While I am not now, nor have I ever been to Iraq, I wonder how much of this progress is documented by Iraqi media and how much, if any, is covered in Afghanistan and elsewhere. Surely the progress noted here as well as market openings, school building and other hallmarks of positive movement are being observed elsewhere. They could serve as evidence of the country’s growing stabilization and could also offer hope and inspiration for those in Afghanistan and elsewhere.
However, while COL Piatt and the Honolulu Star are credible in Hawaii, different sources would need to be leveraged to make the most of the good news to other audiences beyond the Aloha State. These sources would be those that are relied upon by the various target audiences.

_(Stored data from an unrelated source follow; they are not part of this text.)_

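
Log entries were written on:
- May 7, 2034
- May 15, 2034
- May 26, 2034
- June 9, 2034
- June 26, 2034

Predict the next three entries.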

Ideally those sources would be a complementary mix that could include several broadcast and print media. Furthermore, it would be ideal if local peer leaders could espouse the praises of the progress and exhort their local population to follow the examples of the Iraqis.
A less powerful, but workable alternative is to present the progress examples in a neutral light, documenting the success with pictures and quotes from those in the province, or respected international leaders commenting on the specific items of progress.
Perhaps it would also be useful for educational purposes if COL Piatt were interviewed and the interviews forwarded through the Army Office of Congressional Liaison or perhaps through private entities such as the PSYOP Regiment or PSYOP Associations. The success stories would serve to reinforce Congressional understanding of the role of PSYOP subsequent to combat and could help to positively influence funding and organizational decisions. SWC has provided similar educational materials such as their recent video on “Why We Fight” which documents efforts surrounding the GWOT.
In any event, good news, especially good news that could be documented represents good PSYOP when used judiciously through appropriate credible sources.